My first thouht was that I really hope it was true. How awful if she was just annoyed with the guy and made the stuff up? And now that this has gone viral ,I am sure we will see a lot mor ecopy cat pictures - and the ywon't all be guys that ar eguilty.

nonmember avatar Erika

Where are the photos of the other guys bragging about cheating on their wives? Public space. Free speech. If that is what she wants to do, more power to her.

Cara Dobrev

If (big if, I realize) the story is true, I have little to no sympathy for the man. I grew up in a small town, and despite having lived in large cities I just don't buy in to the big city belief that a conversation in a very public place is private. If they wanted the conversation to be private, they shouldn't have been holding it on a train or at least should have whispered. And, it doesn't really matter to me whether he was actually cheating or was bragging about imaginary affairs. It was incredibly disrespectful to his wife either way. He should have to explain himself to her. But, I have incredible sympathy for his wife. She shouldn't have to find out about it this way or have her marital problems go viral. It would be painful, or at least embarrassing to have such a private matter aired on the internet and SHE did nothing to deserve that. Its hard enough to hear stuff like this through the town grapevine, but for it to be all of the internet.
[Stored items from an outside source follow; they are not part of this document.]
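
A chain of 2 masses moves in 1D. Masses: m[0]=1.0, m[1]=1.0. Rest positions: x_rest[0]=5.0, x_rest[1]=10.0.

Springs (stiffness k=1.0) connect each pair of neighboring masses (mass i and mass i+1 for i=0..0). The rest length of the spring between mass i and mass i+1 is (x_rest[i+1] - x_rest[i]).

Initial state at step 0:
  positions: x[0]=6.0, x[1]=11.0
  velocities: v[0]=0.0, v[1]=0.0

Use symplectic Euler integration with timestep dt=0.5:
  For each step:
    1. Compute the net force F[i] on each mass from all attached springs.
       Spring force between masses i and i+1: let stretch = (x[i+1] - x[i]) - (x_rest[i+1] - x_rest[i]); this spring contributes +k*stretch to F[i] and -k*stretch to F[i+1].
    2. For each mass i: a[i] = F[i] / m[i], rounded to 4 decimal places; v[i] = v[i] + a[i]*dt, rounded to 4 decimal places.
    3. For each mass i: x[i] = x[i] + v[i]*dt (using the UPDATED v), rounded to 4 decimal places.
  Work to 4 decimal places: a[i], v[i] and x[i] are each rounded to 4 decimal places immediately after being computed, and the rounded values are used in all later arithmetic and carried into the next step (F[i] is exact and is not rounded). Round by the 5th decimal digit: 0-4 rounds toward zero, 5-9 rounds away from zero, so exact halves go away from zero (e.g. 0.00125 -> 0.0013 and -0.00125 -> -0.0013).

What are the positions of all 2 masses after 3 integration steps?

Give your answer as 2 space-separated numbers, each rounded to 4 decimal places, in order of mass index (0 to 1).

Step 0: x=[6.0000 11.0000] v=[0.0000 0.0000]
Step 1: x=[6.0000 11.0000] v=[0.0000 0.0000]
Step 2: x=[6.0000 11.0000] v=[0.0000 0.0000]
Step 3: x=[6.0000 11.0000] v=[0.0000 0.0000]

Answer: 6.0000 11.0000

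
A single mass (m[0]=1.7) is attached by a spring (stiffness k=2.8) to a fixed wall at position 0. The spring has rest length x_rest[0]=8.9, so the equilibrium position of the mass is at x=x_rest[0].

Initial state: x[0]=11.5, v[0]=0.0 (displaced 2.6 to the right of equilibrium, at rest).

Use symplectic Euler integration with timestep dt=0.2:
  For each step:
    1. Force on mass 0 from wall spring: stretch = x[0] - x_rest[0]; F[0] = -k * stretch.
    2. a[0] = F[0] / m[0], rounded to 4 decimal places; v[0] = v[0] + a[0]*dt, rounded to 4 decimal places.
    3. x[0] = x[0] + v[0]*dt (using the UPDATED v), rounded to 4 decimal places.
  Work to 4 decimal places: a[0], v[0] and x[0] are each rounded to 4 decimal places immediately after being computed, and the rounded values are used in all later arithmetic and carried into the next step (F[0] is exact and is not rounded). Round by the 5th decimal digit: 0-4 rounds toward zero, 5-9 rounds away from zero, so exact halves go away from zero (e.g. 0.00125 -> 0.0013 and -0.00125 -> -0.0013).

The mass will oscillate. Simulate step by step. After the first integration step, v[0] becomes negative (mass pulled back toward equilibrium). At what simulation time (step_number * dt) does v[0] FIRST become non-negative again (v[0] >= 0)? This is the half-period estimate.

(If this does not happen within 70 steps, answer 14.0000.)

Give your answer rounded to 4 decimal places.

Answer: 2.6000

Derivation:
Step 0: x=[11.5000] v=[0.0000]
Step 1: x=[11.3287] v=[-0.8565]
Step 2: x=[10.9974] v=[-1.6565]
Step 3: x=[10.5279] v=[-2.3474]
Step 4: x=[9.9512] v=[-2.8836]
Step 5: x=[9.3052] v=[-3.2299]
Step 6: x=[8.6325] v=[-3.3634]
Step 7: x=[7.9774] v=[-3.2753]
Step 8: x=[7.3831] v=[-2.9714]
Step 9: x=[6.8888] v=[-2.4717]
Step 10: x=[6.5270] v=[-1.8092]
Step 11: x=[6.3215] v=[-1.0275]
Step 12: x=[6.2859] v=[-0.1781]
Step 13: x=[6.4225] v=[0.6830]
First v>=0 after going negative at step 13, time=2.6000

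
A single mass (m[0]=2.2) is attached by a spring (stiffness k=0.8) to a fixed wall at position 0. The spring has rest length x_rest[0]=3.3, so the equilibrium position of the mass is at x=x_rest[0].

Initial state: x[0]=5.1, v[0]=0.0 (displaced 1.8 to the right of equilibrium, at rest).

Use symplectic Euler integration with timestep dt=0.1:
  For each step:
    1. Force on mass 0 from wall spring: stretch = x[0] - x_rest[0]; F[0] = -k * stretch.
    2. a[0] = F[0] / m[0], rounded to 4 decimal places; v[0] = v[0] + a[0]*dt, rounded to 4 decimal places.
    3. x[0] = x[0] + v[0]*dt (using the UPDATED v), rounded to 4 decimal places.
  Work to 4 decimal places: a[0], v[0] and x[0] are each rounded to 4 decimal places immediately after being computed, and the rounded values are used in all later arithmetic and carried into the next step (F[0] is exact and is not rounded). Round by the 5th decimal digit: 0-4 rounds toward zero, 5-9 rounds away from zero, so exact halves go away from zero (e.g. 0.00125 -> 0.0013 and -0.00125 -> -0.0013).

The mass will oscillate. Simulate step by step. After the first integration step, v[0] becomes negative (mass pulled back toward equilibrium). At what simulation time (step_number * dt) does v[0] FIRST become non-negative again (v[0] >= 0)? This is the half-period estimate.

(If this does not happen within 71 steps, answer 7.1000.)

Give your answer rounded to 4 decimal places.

Answer: 5.3000

Derivation:
Step 0: x=[5.1000] v=[0.0000]
Step 1: x=[5.0935] v=[-0.0655]
Step 2: x=[5.0804] v=[-0.1307]
Step 3: x=[5.0609] v=[-0.1954]
Step 4: x=[5.0350] v=[-0.2594]
Step 5: x=[5.0028] v=[-0.3225]
Step 6: x=[4.9644] v=[-0.3844]
Step 7: x=[4.9199] v=[-0.4449]
Step 8: x=[4.8695] v=[-0.5038]
Step 9: x=[4.8134] v=[-0.5609]
Step 10: x=[4.7518] v=[-0.6159]
Step 11: x=[4.6849] v=[-0.6687]
Step 12: x=[4.6130] v=[-0.7191]
Step 13: x=[4.5363] v=[-0.7669]
Step 14: x=[4.4551] v=[-0.8119]
Step 15: x=[4.3697] v=[-0.8539]
Step 16: x=[4.2804] v=[-0.8928]
Step 17: x=[4.1876] v=[-0.9285]
Step 18: x=[4.0915] v=[-0.9608]
Step 19: x=[3.9925] v=[-0.9896]
Step 20: x=[3.8910] v=[-1.0148]
Step 21: x=[3.7874] v=[-1.0363]
Step 22: x=[3.6820] v=[-1.0540]
Step 23: x=[3.5752] v=[-1.0679]
Step 24: x=[3.4674] v=[-1.0779]
Step 25: x=[3.3590] v=[-1.0840]
Step 26: x=[3.2504] v=[-1.0862]
Step 27: x=[3.1420] v=[-1.0844]
Step 28: x=[3.0341] v=[-1.0787]
Step 29: x=[2.9272] v=[-1.0690]
Step 30: x=[2.8217] v=[-1.0554]
Step 31: x=[2.7179] v=[-1.0380]
Step 32: x=[2.6162] v=[-1.0168]
Step 33: x=[2.5170] v=[-0.9919]
Step 34: x=[2.4207] v=[-0.9634]
Step 35: x=[2.3276] v=[-0.9314]
Step 36: x=[2.2380] v=[-0.8960]
Step 37: x=[2.1523] v=[-0.8574]
Step 38: x=[2.0707] v=[-0.8157]
Step 39: x=[1.9936] v=[-0.7710]
Step 40: x=[1.9213] v=[-0.7235]
Step 41: x=[1.8540] v=[-0.6734]
Step 42: x=[1.7919] v=[-0.6208]
Step 43: x=[1.7353] v=[-0.5660]
Step 44: x=[1.6844] v=[-0.5091]
Step 45: x=[1.6394] v=[-0.4504]
Step 46: x=[1.6004] v=[-0.3900]
Step 47: x=[1.5676] v=[-0.3282]
Step 48: x=[1.5411] v=[-0.2652]
Step 49: x=[1.5210] v=[-0.2012]
Step 50: x=[1.5074] v=[-0.1365]
Step 51: x=[1.5003] v=[-0.0713]
Step 52: x=[1.4997] v=[-0.0059]
Step 53: x=[1.5057] v=[0.0596]
First v>=0 after going negative at step 53, time=5.3000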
Ugh. So, if (again with the if) the observer's report is accurate, she should have stayed out of it. Not because its none of her business, but because she didn't know the wife or how to contact her. (Also, why just this guy and not the other friends who were apparently all bragging? That makes me suspicious this is not true. And would be enough in itself to keep me from sharing it.)

doodledo doodledo

He was acting like an arrogant cheating lying asshole in front of strangers. He deserved it. I hope his wife finds out and takes him to the cleaners.